Severe Asthma: Multidisciplinary Assessment and Management Including Biologic Therapy

Richard Barbers, MD, FCCP; Monica Kraft, MD, FCCP; Louis J. Papa, MD


July 26, 2023

In Collaboration With

Distinguishing severe asthma from asthma that is difficult to control can present a clinical challenge, especially in primary care settings. Patients with severe asthma often benefit from multidisciplinary assessment and management.

In this panel ReCAP, experts in allergy, pulmonary disease, and primary care discuss the difference between severe and difficult-to-control asthma and the clinical importance of this distinction. They then outline optimal management of severe asthma using conventional therapies and the six biologics that are now available.

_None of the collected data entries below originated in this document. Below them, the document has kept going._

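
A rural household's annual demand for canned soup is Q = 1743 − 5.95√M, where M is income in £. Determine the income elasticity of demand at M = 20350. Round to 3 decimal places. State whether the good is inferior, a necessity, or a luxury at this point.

At M = 20350: Q = 894.212.
dQ/dM = -5.95/(2√M) = -0.0208547 at this income.
η = (dQ/dM)·(M/Q) = -0.0208547 × (20350/894.212) = -0.475.
Since η < 0, the good is an inferior good.

-0.475 (inferior good)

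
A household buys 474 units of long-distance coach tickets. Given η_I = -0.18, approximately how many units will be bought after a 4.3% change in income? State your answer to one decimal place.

%ΔQ ≈ η × %ΔI = -0.18 × 4.3% = -0.774%.
New Q ≈ 474 × (1 − 0.00774) = 470.3.

470.3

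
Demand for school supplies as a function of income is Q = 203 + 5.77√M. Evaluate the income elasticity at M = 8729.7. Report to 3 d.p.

At M = 8729.7: Q = 742.108.
dQ/dM = 5.77/(2√M) = 0.0308778 at this income.
η = (dQ/dM)·(M/Q) = 0.0308778 × (8729.7/742.108) = 0.363.

0.363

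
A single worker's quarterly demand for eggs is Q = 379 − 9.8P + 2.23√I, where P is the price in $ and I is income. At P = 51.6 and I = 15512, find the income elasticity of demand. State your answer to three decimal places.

At P = 51.6, I = 15512: Q = 151.060.
Holding P constant, ∂Q/∂I = 2.23/(2√I) = 0.00895243.
η_I = (∂Q/∂I)·(I/Q) = 0.00895243 × (15512/151.060) = 0.919.

0.919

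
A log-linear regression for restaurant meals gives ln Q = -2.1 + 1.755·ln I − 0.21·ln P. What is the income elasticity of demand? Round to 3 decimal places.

In a log-linear demand, the coefficient on ln I is the income elasticity.
So η = 1.755.

1.755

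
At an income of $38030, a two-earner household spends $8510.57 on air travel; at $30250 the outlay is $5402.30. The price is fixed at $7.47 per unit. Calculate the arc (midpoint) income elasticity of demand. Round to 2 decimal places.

1.96

With a constant price, Q₁ = 8510.57/7.47 = 1139.300 and Q₂ = 5402.30/7.47 = 723.199 (equivalently, work directly with expenditure since P cancels).
Midpoint %ΔQ = (5402.30 − 8510.57)/6956.44 = -0.44682; midpoint %ΔI = (30250 − 38030)/34140 = -0.22789.
η = -0.44682 / -0.22789 = 1.96.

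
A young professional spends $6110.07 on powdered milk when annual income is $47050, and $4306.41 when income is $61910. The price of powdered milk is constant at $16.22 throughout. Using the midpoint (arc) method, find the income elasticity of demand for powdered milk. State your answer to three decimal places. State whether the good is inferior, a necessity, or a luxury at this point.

-1.270 (inferior good)

With a constant price, Q₁ = 6110.07/16.22 = 376.700 and Q₂ = 4306.41/16.22 = 265.500 (equivalently, work directly with expenditure since P cancels).
Midpoint %ΔQ = (4306.41 − 6110.07)/5208.24 = -0.34631; midpoint %ΔI = (61910 − 47050)/54480 = 0.27276.
η = -0.34631 / 0.27276 = -1.270.
η < 0 ⇒ inferior good.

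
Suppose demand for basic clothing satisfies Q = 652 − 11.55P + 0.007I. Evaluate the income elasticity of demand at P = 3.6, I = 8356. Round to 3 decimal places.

0.087

At P = 3.6, I = 8356: Q = 668.912.
Holding P constant, ∂Q/∂I = 0.007.
η_I = (∂Q/∂I)·(I/Q) = 0.007 × (8356/668.912) = 0.087.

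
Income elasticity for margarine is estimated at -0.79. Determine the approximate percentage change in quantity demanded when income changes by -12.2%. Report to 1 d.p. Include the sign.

%ΔQ ≈ η × %ΔI = -0.79 × (-12.2%) = 9.6%.

9.6%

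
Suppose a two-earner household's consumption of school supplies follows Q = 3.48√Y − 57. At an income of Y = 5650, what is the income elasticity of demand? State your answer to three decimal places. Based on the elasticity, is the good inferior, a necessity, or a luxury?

0.639 (necessity)

At Y = 5650: Q = 204.579.
dQ/dY = 3.48/(2√Y) = 0.0231486 at this income.
η = (dQ/dY)·(Y/Q) = 0.0231486 × (5650/204.579) = 0.639.
Since 0 < η < 1, the good is a necessity.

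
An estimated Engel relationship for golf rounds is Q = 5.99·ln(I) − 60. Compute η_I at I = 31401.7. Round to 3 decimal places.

2.959

At I = 31401.7: Q = 2.024.
dQ/dI = 5.99/I = 0.000190754 at this income.
η = (dQ/dI)·(I/Q) = 0.000190754 × (31401.7/2.024) = 2.959.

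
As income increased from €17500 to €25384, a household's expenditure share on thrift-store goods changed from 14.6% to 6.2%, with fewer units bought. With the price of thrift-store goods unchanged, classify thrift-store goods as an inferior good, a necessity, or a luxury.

inferior good

Quantity demanded falls as income rises, so η < 0.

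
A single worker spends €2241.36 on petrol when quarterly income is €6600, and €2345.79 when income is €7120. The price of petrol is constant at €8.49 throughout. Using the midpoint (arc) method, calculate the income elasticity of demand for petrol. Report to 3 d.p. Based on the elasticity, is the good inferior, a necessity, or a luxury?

0.601 (necessity)

With a constant price, Q₁ = 2241.36/8.49 = 264.000 and Q₂ = 2345.79/8.49 = 276.300 (equivalently, work directly with expenditure since P cancels).
Midpoint %ΔQ = (2345.79 − 2241.36)/2293.57 = 0.04553; midpoint %ΔI = (7120 − 6600)/6860 = 0.07580.
η = 0.04553 / 0.07580 = 0.601.
0 < η < 1 ⇒ necessity.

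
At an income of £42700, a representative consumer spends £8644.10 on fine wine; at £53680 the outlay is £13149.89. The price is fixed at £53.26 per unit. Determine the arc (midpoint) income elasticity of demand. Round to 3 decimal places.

With a constant price, Q₁ = 8644.10/53.26 = 162.300 and Q₂ = 13149.89/53.26 = 246.900 (equivalently, work directly with expenditure since P cancels).
Midpoint %ΔQ = (13149.89 − 8644.10)/10897.00 = 0.41349; midpoint %ΔI = (53680 − 42700)/48190 = 0.22785.
η = 0.41349 / 0.22785 = 1.815.

1.815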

According to the panelists, patients with asthma that is difficult to control may have comorbidities that have not been addressed and may contribute to their respiratory symptoms. In patients with severe asthma, comorbidities have typically been addressed and patients are adherent to prescribed therapies; their disease worsens if therapy is stepped down. This definition follows the 2022 Global Initiative for Asthma guidelines.

The experts discuss how tests administered in primary care and specialty settings can distinguish between eosinophilic and non-eosinophilic phenotypes. In patients who continue to have symptoms despite maximized conventional therapies, biologics targeting specific inflammatory pathways may come into play.